Mais la course était loin d’être terminée. Avec 74 bateaux encore au large, les jeux étaient encore à faire, notamment pour les Français Éric de Turckheim et Teasing Machine et Géry Trentesaux, skipper de Courrier du Léon, grand vainqueur de la Rolex Fastnet, l’un des plus petits mais aussi des plus puissants de la flotte.
Dans une course dont le classement général se joue en temps compensé, il y a de grandes chances – suivant les conditions météo notamment – que le vainqueur final provienne de la flotte des bateaux de taille moyenne. Cette année ne fera pas exception.
Alors que les plus rapides étaient déjà à Hobart, l’essentiel de la flotte se battait encore à travers le détroit de Bass et autour de la Tasmanie dans l’espoir de rallier Hobart avec un temps compensé les mettant en lice pour la très convoitée Tattersall’s Cup.
Dès mercredi après-midi, le TP52 Balance de Paul Clitheroe touchait au but et passait en tête. Mais le Sparkman & Stephens 34 Quikpoint Azzurro de Shane Kearns, fonçant sous le vent à neuf nœuds au large des côtes de Tasmanie, pouvait encore atteindre la ligne d’arrivée et contester la victoire à Balance.
Paul Clitheroe n’en revient pas : « Ils m’ont tenu debout toute la nuit ! Dans quel sport peut-on voir un 52 pieds moderne, en carbone, dans un mouchoir de poche avec un 34 pieds vintage ? On en était à cinq minutes près. C’est dingue ! »
On sut bientôt que le vainqueur serait le plus célèbre gourou financier australien et son équipage sur Balance. Déjà en route pour Sydney, toute l’équipe, à l’écoute de la nouvelle, revint sur Hobart pour recevoir cette Tattersall’s Cup si désirée ainsi que, pour Clitheroe, un garde-temps gravé Rolex Yacht Master.
« J’ai commencé à naviguer à huit ans sur un lac, avec un sabot, raconte Paul Clitheroe. Mais ce sont des trucs comme ça qui me font penser que c’est un sport incroyable. Les gamins sautent dans un petit bateau et pratiquent tout de suite un sport sain. Dans quel autre sport pouvez-vous être sûr que vous serez aidé par vos propres concurrents en plein milieu de la nuit si vous êtes en danger ? Je suis fier de faire partie de notre sport. Je suis fier de mon équipage et des gens de cette communauté. Je suis honoré de remporter ce trophée et de naviguer avec ces gens, mon équipage. C’est un privilège absolu. »
Le dernier arrivé, Myuna III, à 9h09 AEDT le jour de l’An après juste un peu plus de cinq jours et vingt heures de mer, était là juste à temps pour assister à la remise des prix.
La Rolex Sydney Hobart Yacht Race a montré une fois de plus que chaque détail compte.
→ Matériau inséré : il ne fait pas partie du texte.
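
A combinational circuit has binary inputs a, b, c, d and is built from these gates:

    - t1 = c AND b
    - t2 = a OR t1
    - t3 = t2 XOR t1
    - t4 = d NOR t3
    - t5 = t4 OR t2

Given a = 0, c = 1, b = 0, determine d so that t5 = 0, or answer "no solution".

t5 = t4 OR t2 must be 0, so both t4 = 0 and t2 = 0.
Check with a = 0, c = 1, b = 0 and d=1:
t1 = c AND b = 1 AND 0 = 0
t2 = a OR t1 = 0 OR 0 = 0
t3 = t2 XOR t1 = 0 XOR 0 = 0
t4 = d NOR t3 = 1 NOR 0 = 0
t5 = t4 OR t2 = 0 OR 0 = 0
So t5 = 0.

d=1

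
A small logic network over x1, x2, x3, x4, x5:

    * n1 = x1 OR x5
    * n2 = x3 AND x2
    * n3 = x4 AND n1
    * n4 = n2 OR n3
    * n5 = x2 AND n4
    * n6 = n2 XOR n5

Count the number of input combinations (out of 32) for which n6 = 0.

n6 = n2 XOR n5 must be 0, so n2 and n5 are equal.
Enumerating the 32 input combinations, 29 give n6 = 0 and 3 give n6 = 1.

29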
Après des mois de préparation et plus de 600 milles nautiques sur les flots, face à des conditions parfois dantesques, tout s’est joué à une poignée de minutes près.
Alors que se refermait la 71e édition, il régnait parmi les participants un véritable sentiment d’achèvement et de réussite. Nul doute que tous ont déjà leurs regards et leurs espoirs tournés vers la prochaine Rolex Sydney Hobart entre Noël et fin 2016.